Uber has gone through a lot in recent months, culminating in the resignation of its founder and former CEO Travis Kalanick in June. Now comes the company’s biggest change since former engineer Susan Fowler blasted the company for its alleged sexist culture in a blog post back in February.
Expedia CEO Dara Khosrowshahi reportedly told The Wall Street Journal from Expedia’s Washington headquarters today that although the contract has not yet been completed, he’s all in for the position as the new Uber CEO. This is his first public commentary on the matter.
He did not tell the publication what role former Uber head Travis Kalanick will play in the company’s next chapter, but “indicated” that he would still be part of it.
In a few of his first public comments, Khosrowshahi said the connection between them is “budding” and that “I think there’s mutual respect there.”
The board voted Sunday to have Khosrowshahi take the wheel as its new CEO, The New York Times reported.
Khosrowshahi has been the online travel company’s president and chief executive since 2005, and Business Insider reported that he’s the U.S. CEO who took home the most money in 2015. Recode reports that Khosrowshahi should greet Uber’s workforce during an all-hands meeting taking place either today or Tuesday.
Uber’s scandals have been unfurling for months, as chronicled by this Wired timeline (up to June 2017).
Reuters summed it up, reporting that “Khosrowshahi, 48, would take on the daunting task of leading Uber out of a nearly year-long crisis.
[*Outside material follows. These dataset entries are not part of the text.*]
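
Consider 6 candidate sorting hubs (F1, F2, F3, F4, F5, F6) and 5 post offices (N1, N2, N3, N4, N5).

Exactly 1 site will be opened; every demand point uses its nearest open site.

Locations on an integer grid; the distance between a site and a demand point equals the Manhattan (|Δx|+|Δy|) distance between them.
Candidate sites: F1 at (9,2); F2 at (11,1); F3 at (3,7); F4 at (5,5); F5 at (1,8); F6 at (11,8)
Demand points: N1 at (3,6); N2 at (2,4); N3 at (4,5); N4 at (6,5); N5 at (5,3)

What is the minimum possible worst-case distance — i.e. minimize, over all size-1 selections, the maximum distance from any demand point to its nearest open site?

4

Open {F4}.
  Farthest demand point is N2 at distance 4 (to F4); all others are ≤ 4.
With {F3} the worst case is 6.
With {F5} the worst case is 9.
No size-1 selection achieves below 4.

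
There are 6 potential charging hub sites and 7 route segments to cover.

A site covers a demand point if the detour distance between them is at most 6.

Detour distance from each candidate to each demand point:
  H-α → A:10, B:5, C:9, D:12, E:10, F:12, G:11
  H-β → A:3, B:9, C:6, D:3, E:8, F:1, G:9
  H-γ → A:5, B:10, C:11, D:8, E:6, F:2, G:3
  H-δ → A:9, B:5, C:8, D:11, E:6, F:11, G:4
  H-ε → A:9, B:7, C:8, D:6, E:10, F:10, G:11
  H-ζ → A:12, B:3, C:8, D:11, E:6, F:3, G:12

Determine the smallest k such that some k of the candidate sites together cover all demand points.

2

Coverage sets (demand points within 6 of each site):
  H-α: {B}
  H-β: {A, C, D, F}
  H-γ: {A, E, F, G}
  H-δ: {B, E, G}
  H-ε: {D}
  H-ζ: {B, E, F}
No single site covers all 7 demand points.
But {H-β, H-δ} covers everything, so the minimum is 2.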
That includes mending Uber’s image, repairing frayed relations with investors, rebuilding employee morale and creating a profitable business after seven years of losses.”
So what can Khosrowshahi bring to the roiling company that distinguishes him from Kalanick? These are the qualities that set him apart as a leader — and unsurprisingly, they’re exactly the kinds of traits companies want when they’re in a crisis.
He’s personable and measured in his speech
Kalanick demonstrated that he doesn’t always get along with his employees in this video, which Bloomberg wrote about. He gets into a heated conversation over with the driver about decreasing salaries at Uber.
Kalanick apologized to the driver in a message to employees, writing, “It’s clear this video is a reflection of me—and the criticism we’ve received is a stark reminder that I must fundamentally change as a leader and grow up. This is the first time I’ve been willing to admit that I need leadership help and I intend to get it.”
Khosrowshahi seems to have a different, more likable management approach that could help the company heal.
Burke Norton, former Salesforce and Expedia senior executive, told Recode that Khosrowshahi commands loyalty and is honest.
“Dara is the smartest, most passionate and thoughtful executive I’ve worked with in 25 years…He has super high integrity and is a phenomenal leader — the kind of leader whom people would follow into a burning building,” Norton said.
That’s a contrast from the impulsive Kalanick, who was given to making head-slapping public statements like calling the company “Boober” for all the female attention it won him.
A Washington Post article draws attention to Khosrowshahi’s calm demeanor. Ali Partovi, the executive’s cousin, reportedly spoke about how Khosrowshahi was a role model for himself and his brother during an interview.
“My whole life, anytime I’ve faced a high-pressure decision, my model for mature behavior has been, ‘What would Dara do’? He’s one of the humblest and most even-keeled people I know,” Partovi said.
It’s a long way from Kalanick’s “fits of anger.”
He isn’t afraid to take a political stance
Kalanick came out against the Muslim travel ban in a Facebook post in January, where he outlined what the company would do for drivers who might be affected by it, including “24/7 legal support for drivers” attempting to return to the U.S.
Khosrowshahi has gone further, taking on a role as an advocate for minorities, which should go over well with Uber’s diverse force of drivers.
Business Insider published an internal message to Expedia employees where Khosrowshahi, who is Iranian American, wrote about his opposition to the travel ban, which includes Iran.
He drew on personal experiences.
After writing that his family came from there to the US in 1978 after the Iranian Revolution, he wrote, “We sure didn’t feel like refugees, but in hindsight I guess we were…” then talking about how his parents “left everything behind” to start a new life for their sons in America.
He then writes about the process of getting a Green Card, and that when it happened, they “knew that we were welcome now, and we would be welcome tomorrow.”
He then writes about why he was against the president and the ban, including that America “will certainly be seen as a smaller nation, one that is inward-looking versus forward thinking, reactionary versus visionary.”
This perspective is important because it all boils down to managing a culture shift, which Khosrowshahi has undergone in his lifetime.
Uber will need to turn its corporate culture around, but having emigrated to the U.S. as a child and worked at multiple companies with different goals, he may be able to provide valuable insight.